I stared at him. “Yes–” Had he seriously forgotten?!
“I think I vaguely remember that,” my friend said slowly. “What else happened?”
“Just before I saw you last, you told me Jesus had walked into your bedroom one night, and sat down on your bed.”
“Did he say anything?”
“Yes. He asked you why you didn’t believe you were anointed. Then you told me you responded: ‘why me? What makes me so special?’
“Then Jesus said: ‘why not you? I’ve called everyone. You responded.’ “
“It’s starting to come back to me,” my friend said.
Revelation says: “they overcame him(the accuser of the brethren, or satan) by the blood of the lamb and the word of their testimony”.
Our memories make up the building blocks of our lives.
I was going through some trials recently. A freak wind damaged a key piece of equipment I was using. Shortly afterwards, I got into a miscommunication that ended unpleasantly.
In the middle of it, God kept speaking: “Keep Me in remembrance”.
It’s easy for to fixate on the trials of it.
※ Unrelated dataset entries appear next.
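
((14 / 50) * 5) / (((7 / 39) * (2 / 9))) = 351 / 10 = 35.10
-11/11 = -1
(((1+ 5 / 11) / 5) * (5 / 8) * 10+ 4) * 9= 576 / 11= 52.36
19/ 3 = 6.33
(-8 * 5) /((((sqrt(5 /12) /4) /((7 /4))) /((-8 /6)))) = 448 * sqrt(15) /3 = 578.37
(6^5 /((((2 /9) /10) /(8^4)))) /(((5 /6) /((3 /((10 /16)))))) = 41278242816 /5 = 8255648563.20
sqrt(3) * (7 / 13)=0.93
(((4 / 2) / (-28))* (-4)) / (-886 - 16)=-0.00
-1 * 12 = -12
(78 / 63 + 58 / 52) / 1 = 1285 / 546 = 2.35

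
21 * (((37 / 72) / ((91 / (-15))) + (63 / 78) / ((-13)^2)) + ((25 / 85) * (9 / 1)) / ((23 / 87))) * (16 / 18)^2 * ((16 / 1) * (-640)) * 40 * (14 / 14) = -4697213989683200 / 69581187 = -67506953.99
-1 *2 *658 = -1316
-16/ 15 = -1.07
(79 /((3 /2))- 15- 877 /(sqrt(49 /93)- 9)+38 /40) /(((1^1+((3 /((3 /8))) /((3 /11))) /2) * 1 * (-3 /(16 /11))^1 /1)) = -61383368 /14509605- 24556 * sqrt(93) /967307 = -4.48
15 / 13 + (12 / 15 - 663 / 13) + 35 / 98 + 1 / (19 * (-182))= -420919 / 8645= -48.69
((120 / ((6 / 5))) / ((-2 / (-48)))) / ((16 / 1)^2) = 75 / 8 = 9.38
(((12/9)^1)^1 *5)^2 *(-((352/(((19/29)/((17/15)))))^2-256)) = -481503195136/29241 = -16466714.38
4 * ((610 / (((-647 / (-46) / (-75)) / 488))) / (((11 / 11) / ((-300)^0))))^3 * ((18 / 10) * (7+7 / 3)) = -72790638567447086899200000000 / 270840023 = -268758796285610590496.81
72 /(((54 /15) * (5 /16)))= 64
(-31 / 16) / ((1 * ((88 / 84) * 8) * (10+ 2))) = -217 / 11264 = -0.02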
But if I do that, those awful things become my memory of it–which again, is one of the building blocks of my life.
God was in the middle of it, but I had to testify of what He was doing.
That’s because God told me to, and obedience to God commands a blessing.
But it’s also because I don’t want to clutter up my heart with bad memories.
What was God doing?
Teaching me to respond correctly, whether I was needing to move quicker than the freak wind or respond differently to my friend to prevent the miscommunication.
The devil wants to rob you of how God is moving in your life.
As God moves, memorialize the event and tell everyone of how big your God is!
God will be honored, you’ll be blessed, and you’ll be shocked by how much more you’ll notice God in your life as you testify of Him!